Texas has had a worker’s compensation statute for seventy years. But for a six year interlude, contribution has been a part of that law since article 8306, section 12c was adopted in 1917. Not until our holding today can a single case be found ever suggesting, much less holding, that the per*415centage of contribution from prior compen-sable injuries is to be subtracted from, as opposed to multiplied by, the current disability. With this condemning of the Pattern Jury Charges submission of the contribution percentage issue, I would respectfully inquire what are the trial bench and bar to do from this point forward? We are provided no answer by the majority opinion.

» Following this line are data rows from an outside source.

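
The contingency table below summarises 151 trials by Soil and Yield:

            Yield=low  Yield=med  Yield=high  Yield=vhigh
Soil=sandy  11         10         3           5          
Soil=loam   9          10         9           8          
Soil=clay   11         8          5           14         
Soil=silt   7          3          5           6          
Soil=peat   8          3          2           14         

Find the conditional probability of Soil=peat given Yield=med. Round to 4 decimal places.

Total with Yield=med: 10 + 10 + 8 + 3 + 3 = 34.
P(Soil=peat | Yield=med) = 3/34 = 0.0882.

0.0882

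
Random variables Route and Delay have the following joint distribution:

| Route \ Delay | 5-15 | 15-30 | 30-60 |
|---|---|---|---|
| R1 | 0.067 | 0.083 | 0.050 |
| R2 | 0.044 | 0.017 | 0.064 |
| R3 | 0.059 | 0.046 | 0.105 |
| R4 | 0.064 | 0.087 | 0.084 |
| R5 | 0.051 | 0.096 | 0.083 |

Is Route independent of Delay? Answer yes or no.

P(Route=R1) = 0.200 and P(Delay=30-60) = 0.386, so their product is 0.07720, but P(Route=R1, Delay=30-60) = 0.050. Since these differ, Route and Delay are not independent.

no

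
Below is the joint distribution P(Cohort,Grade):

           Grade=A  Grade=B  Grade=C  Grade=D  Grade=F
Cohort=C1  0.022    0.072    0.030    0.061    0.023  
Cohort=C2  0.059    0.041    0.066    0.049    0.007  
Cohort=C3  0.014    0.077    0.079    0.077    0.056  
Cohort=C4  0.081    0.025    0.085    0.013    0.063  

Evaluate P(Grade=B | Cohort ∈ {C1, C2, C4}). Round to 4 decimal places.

P(Cohort=C1) = 0.022 + 0.072 + 0.030 + 0.061 + 0.023 = 0.208.
P(Cohort=C2) = 0.059 + 0.041 + 0.066 + 0.049 + 0.007 = 0.222.
P(Cohort=C4) = 0.081 + 0.025 + 0.085 + 0.013 + 0.063 = 0.267.
P(Cohort ∈ {C1, C2, C4}) = 0.208 + 0.222 + 0.267 = 0.697; P(Grade=B, Cohort ∈ {C1, C2, C4}) = 0.072 + 0.041 + 0.025 = 0.138.
P(Grade=B | Cohort ∈ {C1, C2, C4}) = 0.138/0.697 = 0.1980.

0.1980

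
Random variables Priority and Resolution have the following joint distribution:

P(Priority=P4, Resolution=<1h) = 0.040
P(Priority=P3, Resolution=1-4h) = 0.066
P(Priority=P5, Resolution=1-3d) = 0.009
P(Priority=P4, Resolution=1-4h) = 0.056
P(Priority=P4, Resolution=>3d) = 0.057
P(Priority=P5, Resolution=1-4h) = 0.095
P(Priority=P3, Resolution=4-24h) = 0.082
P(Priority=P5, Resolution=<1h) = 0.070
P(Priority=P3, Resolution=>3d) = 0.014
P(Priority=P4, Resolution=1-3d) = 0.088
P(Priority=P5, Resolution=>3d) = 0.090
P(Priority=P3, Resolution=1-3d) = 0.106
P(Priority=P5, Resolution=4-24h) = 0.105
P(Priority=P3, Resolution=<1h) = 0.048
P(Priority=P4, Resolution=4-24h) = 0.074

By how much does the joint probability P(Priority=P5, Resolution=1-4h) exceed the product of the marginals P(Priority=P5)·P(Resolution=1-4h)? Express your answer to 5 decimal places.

0.01493

P(Priority=P5) = 0.070 + 0.095 + 0.105 + 0.009 + 0.090 = 0.369.
P(Resolution=1-4h) = 0.066 + 0.056 + 0.095 = 0.217.
P(Priority=P5, Resolution=1-4h) − P(Priority=P5)P(Resolution=1-4h) = 0.095 − 0.369×0.217 = 0.01493.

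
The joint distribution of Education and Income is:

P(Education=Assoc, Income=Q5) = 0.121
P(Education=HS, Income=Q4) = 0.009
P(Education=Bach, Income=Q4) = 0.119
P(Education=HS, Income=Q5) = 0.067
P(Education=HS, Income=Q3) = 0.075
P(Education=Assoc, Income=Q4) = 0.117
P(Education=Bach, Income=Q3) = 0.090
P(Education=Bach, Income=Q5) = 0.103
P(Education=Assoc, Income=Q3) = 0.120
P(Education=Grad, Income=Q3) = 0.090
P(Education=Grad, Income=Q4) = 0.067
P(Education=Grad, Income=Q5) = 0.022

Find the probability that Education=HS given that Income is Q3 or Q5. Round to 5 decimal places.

P(Income=Q3) = 0.075 + 0.120 + 0.090 + 0.090 = 0.375.
P(Income=Q5) = 0.067 + 0.121 + 0.103 + 0.022 = 0.313.
P(Income ∈ {Q3, Q5}) = 0.375 + 0.313 = 0.688; P(Education=HS, Income ∈ {Q3, Q5}) = 0.075 + 0.067 = 0.142.
P(Education=HS | Income ∈ {Q3, Q5}) = 0.142/0.688 = 0.20640.

0.20640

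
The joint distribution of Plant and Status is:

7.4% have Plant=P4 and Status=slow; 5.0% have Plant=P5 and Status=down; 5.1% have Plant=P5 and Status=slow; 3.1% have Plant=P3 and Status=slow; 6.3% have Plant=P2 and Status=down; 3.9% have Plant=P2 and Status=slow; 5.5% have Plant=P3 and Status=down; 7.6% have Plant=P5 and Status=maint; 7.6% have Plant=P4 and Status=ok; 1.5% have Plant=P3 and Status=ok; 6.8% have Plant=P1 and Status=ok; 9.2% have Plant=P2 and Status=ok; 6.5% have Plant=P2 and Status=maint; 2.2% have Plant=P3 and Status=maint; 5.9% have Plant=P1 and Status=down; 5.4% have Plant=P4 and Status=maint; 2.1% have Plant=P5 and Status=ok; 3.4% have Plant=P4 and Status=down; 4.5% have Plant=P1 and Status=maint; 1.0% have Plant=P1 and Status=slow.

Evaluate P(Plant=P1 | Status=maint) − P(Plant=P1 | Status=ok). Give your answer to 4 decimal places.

-0.0782

P(Status=maint) = 0.045 + 0.065 + 0.022 + 0.054 + 0.076 = 0.262; P(Plant=P1 | Status=maint) = 0.045/0.262 = 0.17176.
P(Status=ok) = 0.068 + 0.092 + 0.015 + 0.076 + 0.021 = 0.272; P(Plant=P1 | Status=ok) = 0.068/0.272 = 0.25000.
Difference = -0.0782.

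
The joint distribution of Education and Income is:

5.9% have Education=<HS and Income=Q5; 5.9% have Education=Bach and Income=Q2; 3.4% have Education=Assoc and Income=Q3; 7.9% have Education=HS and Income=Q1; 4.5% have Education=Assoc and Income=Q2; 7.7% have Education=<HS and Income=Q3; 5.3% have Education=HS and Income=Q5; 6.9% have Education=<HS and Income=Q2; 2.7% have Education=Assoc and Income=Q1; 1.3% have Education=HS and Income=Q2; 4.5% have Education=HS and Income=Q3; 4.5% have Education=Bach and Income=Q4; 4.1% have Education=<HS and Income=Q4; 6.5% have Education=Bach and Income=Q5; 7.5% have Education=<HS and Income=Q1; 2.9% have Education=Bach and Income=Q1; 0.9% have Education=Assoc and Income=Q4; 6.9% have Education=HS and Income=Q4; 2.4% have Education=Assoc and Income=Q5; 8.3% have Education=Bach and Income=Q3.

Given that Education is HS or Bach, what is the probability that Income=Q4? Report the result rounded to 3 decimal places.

P(Education=HS) = 0.079 + 0.013 + 0.045 + 0.069 + 0.053 = 0.259.
P(Education=Bach) = 0.029 + 0.059 + 0.083 + 0.045 + 0.065 = 0.281.
P(Education ∈ {HS, Bach}) = 0.259 + 0.281 = 0.540; P(Income=Q4, Education ∈ {HS, Bach}) = 0.069 + 0.045 = 0.114.
P(Income=Q4 | Education ∈ {HS, Bach}) = 0.114/0.540 = 0.211.

0.211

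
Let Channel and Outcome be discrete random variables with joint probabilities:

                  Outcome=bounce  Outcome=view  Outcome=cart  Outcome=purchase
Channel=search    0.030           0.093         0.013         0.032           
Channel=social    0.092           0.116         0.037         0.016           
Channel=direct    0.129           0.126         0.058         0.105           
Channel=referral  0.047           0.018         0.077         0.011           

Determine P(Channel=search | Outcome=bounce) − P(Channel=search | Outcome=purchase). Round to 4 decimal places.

-0.0945

P(Outcome=bounce) = 0.030 + 0.092 + 0.129 + 0.047 = 0.298; P(Channel=search | Outcome=bounce) = 0.030/0.298 = 0.10067.
P(Outcome=purchase) = 0.032 + 0.016 + 0.105 + 0.011 = 0.164; P(Channel=search | Outcome=purchase) = 0.032/0.164 = 0.19512.
Difference = -0.0945.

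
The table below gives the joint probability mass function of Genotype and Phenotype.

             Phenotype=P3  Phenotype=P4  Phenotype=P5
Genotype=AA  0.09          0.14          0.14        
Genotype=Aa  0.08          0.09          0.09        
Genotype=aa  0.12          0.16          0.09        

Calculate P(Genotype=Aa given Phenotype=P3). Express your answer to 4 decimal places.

0.2759

P(Phenotype=P3) = 0.09 + 0.08 + 0.12 = 0.29.
P(Genotype=Aa | Phenotype=P3) = 0.08/0.29 = 0.2759.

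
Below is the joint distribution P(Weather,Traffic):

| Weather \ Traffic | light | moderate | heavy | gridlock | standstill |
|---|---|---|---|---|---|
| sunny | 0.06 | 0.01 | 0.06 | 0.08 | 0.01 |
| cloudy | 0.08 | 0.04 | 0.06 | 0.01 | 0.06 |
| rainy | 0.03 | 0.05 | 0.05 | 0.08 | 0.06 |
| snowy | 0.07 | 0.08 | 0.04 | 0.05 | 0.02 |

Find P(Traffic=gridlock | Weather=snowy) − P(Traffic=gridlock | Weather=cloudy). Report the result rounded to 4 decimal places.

0.1523

P(Weather=snowy) = 0.07 + 0.08 + 0.04 + 0.05 + 0.02 = 0.26; P(Traffic=gridlock | Weather=snowy) = 0.05/0.26 = 0.19231.
P(Weather=cloudy) = 0.08 + 0.04 + 0.06 + 0.01 + 0.06 = 0.25; P(Traffic=gridlock | Weather=cloudy) = 0.01/0.25 = 0.04000.
Difference = 0.1523.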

Although the statement of facts is absent, this court possesses as much information from the record forwarded in this case as did the court in Texas Employers Insurance Ass’n v. Holmes when it answered a certified question from the court of civil appeals as to how to calculate compensation in a situation of partial loss of use in a specific injury case. The Holmes court was able- to do it. So should we.

Finally, we come to the matter of disposition of this cause. The majority says “[hjaving held that the issues were susceptible to the interpretations of both Jackson and the courts below, the law is clear that we must affirm the judgments below in this case.” 689 S.W.2d at 412. The law is no such thing. In Northern Texas Traction Co. v. Armour & Co., an ambiguous verdict resulted in a remand, with the statement “[w]e regard the verdict as being ambiguous to an extent preclusive of that certainty which ought to be a part of administration of the law.” 288 S.W. at 146. No case cited by the majority as authority for rendition, least of all State v. Hale, 136 Tex. 29, 146 S.W.2d 731 (1941), stands for the proposition that ambiguity exists on the basis of a judge’s subjective analysis of a jury verdict.

I would reverse the judgments of the courts below and render judgment that Delbert Jackson should have and recover compensation at the rate of $33.69 per week for the permanent partial incapacity of his hand.

WALLACE and ROBERTSON, JJ., join in this dissent.